Radiografia dos cortes
A saúde indígena, por exemplo, teve redução de 59% de seu orçamento, quando comparado com o valor destinado para 2022. Esse foi o percentual do corte para o Farmácia Popular, programa criado durante a gestão do PT e responsável por garantir medicamentos mais baratos para 20 milhões de brasileiros. Para educação e formação da saúde, o corte foi de 56% e para o programa de imunizações, de 37%. Os programas Mais Médicos e Médicos pelo Brasil tiveram corte de 51%.
A proposta de orçamento enviada para o Congresso pelo atual governo deixou sem lastro o equivalente a R$ 10,4 bilhões, disse semana passada o ex-ministro da Saúde e coordenador da equipe de transição da área, Arthur Chioro.
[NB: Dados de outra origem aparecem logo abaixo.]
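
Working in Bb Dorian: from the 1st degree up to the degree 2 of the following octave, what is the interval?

major 9th

The scale runs Bb C Db Eb F G Ab.
The 1st degree is Bb and the 2nd degree (up an octave) is C.
Bb up to C spans 9 letter names and 14 semitones — a major ninth.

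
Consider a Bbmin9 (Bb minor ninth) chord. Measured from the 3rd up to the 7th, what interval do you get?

P5

Spelling the chord: Bb Db F Ab C.
So we need the interval from Db up to Ab.
Db up to Ab spans 5 letter names and 7 semitones — a perfect fifth.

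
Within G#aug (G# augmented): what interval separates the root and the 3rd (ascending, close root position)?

The chord tones of G#aug (G# augmented) are G#, B#, D##.
The root is G# and the 3rd is B#.
Counting 3 letters and 4 half steps from G# gives a major third.

major 3rd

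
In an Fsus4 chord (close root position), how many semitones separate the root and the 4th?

5

Fsus4 (F sus4) is spelled F, B♭, C.
F to B♭ is a perfect fourth: 5 semitones.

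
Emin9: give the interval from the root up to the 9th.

Emin9 (E minor ninth): E-G-B-D-F♯.
So we need the interval from E up to F♯.
From E to F♯ is 14 semitones, exactly the major ninth.

major ninth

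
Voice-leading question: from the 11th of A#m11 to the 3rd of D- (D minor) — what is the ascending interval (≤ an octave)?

diminished third

A#m11 has D# as its 11th, and D- (D minor) has F as its 3rd.
D# up to F is 2 semitones, a whole step narrower than a major third, so the interval is diminished.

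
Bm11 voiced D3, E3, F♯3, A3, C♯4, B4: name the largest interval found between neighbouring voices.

minor seventh

Adjacent intervals: D3→E3 = major second; E3→F♯3 = major second; F♯3→A3 = minor third; A3→C♯4 = major third; C♯4→B4 = minor seventh.
The largest is C♯4 to B4, a minor seventh (10 semitones).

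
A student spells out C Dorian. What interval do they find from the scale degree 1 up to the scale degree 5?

perfect fifth

The scale runs C D Eb F G A Bb.
The scale degree 1 is C and the 5th degree is G.
Counting 5 letters and 7 half steps from C gives a perfect fifth.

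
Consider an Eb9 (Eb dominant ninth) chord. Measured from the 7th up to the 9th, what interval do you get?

M3

Eb dominant ninth: Eb–G–Bb–Db–F.
That puts Db below F.
Counting 3 letters and 4 half steps from Db gives a major third.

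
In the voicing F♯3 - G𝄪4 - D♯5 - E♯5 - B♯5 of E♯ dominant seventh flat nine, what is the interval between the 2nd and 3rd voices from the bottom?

diminished fifth

Those voices are G𝄪4 and D♯5.
5 letter names make it a fifth; at 6 semitones (a half step narrower than perfect) the quality is diminished.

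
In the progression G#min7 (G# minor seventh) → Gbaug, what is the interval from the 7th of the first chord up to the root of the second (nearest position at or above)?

d2

G#min7 (G# minor seventh) has F# as its 7th, and Gbaug has Gb as its root.
From F# to Gb: 0 semitones over a second = diminished.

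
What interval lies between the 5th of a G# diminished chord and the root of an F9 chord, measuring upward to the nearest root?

minor third

G# diminished has D as its 5th, and F9 has F as its root.
D up to F is 3 semitones, a half step narrower than a major third, so the interval is minor.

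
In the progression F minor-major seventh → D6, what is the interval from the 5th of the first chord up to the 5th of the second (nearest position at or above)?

F minor-major seventh has C as its 5th, and D6 has A as its 5th.
From C to A is 9 semitones, exactly the major sixth.

major 6th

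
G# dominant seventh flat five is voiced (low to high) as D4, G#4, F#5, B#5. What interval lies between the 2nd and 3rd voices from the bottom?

Those voices are G#4 and F#5.
From G# to F#: 10 semitones over a seventh = minor.

m7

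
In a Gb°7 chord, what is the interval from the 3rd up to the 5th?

The chord tones of Gbdim7 are Gb–Bbb–Dbb–Fbb.
3rd = Bbb; 5th = Dbb.
Bbb up to Dbb is 3 semitones, a half step narrower than a major third, so the interval is minor.

minor 3rd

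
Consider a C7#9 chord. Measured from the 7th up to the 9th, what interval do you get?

The chord tones of C7#9 are C–E–G–B♭–D♯.
That puts B♭ below D♯.
From B♭ to D♯: 5 semitones over a third = augmented.

augmented 3rd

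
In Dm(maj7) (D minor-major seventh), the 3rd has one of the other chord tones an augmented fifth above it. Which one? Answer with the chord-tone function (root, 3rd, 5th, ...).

7th

D minor-major seventh: D, F, A, C#.
The 3rd is F. An augmented fifth above F is C#.
C# is the chord's 7th.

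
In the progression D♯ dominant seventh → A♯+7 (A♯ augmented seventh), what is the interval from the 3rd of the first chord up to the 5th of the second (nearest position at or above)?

major seventh

The 3rd of D♯ dominant seventh is F𝄪; the 5th of A♯+7 (A♯ augmented seventh) is E𝄪.
From F𝄪 to E𝄪 is 11 semitones, exactly the major seventh.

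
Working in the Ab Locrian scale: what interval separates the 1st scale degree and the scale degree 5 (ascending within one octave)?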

Com a redução, diz Moretti, será difícil, por exemplo, custear uma ação prevista na campanha de Lula e de sua aliada no segundo turno, Simone Tebet: a realização de mutirões para reduzir as filas de espera para exames, cirurgias e outros procedimentos.
Há um esforço para tentar aprovar no Congresso proposta adicional de R$ 52 bilhões ao limite de teto de gastos, previsto pela Emenda Constitucional 95, de 2016. A quantia é necessária para garantir o valor do bolsa família de R$ 600, sendo ainda necessária quantia para custear o benefício destinado a crianças menores de seis anos, também previsto na campanha do presidente eleito.
Moretti explica qual o raciocínio usado para a proposta: uma recomposição, no valor de R$ 10 bilhões que foram reservados para as emendas de relator na PLOA, acrescidos de recursos suficientes para custear ações consideradas prioritárias pelo novo governo.
Histórico das perdas
A fatia extra em 2023 seria no valor de R$ 22,7 bilhões. Moretti integra um grupo de especialistas que, em setembro, publicou um estudo sobre a perda de recursos na área de saúde no período de vigência da Emenda Constitucional 95. De acordo com a pesquisa, o setor deixou de receber R$ 60 bilhões com a mudança do critério de definição do piso da saúde entre 2018 e 2023.
Em vez dos 15% da Receita Corrente Líquida, em 2023 foram reservados 13%. “Para equiparar à regra de piso anterior à EC 95 seriam recomendáveis R$ 172,6 bilhões para a saúde em 2023”. Esse seria o valor do orçamento da área proposto no PLOA acrescido com as perdas projetadas com o projeto orçamentário de 2023.
Ao reduzir recursos para o setor, argumenta Moretti, perde-se a oportunidade de se facilitar o acesso. “É uma ilusão pensar que é preciso primeiro melhorar a eficiência para ampliar recursos. Com orçamento insuficiente, dificilmente o setor terá condições de adotar medidas eficientes, de fazer melhorias”.
O economista também argumenta que os impactos econômicos da saúde são muito relevantes e, por isso, o aumento dos gastos no setor funciona como um motor para a retomada da economia. O investimento em ações e serviços de saúde, completa, retornam sob a forma de aumento do PIB, aumento da renda e também melhora da balança comercial.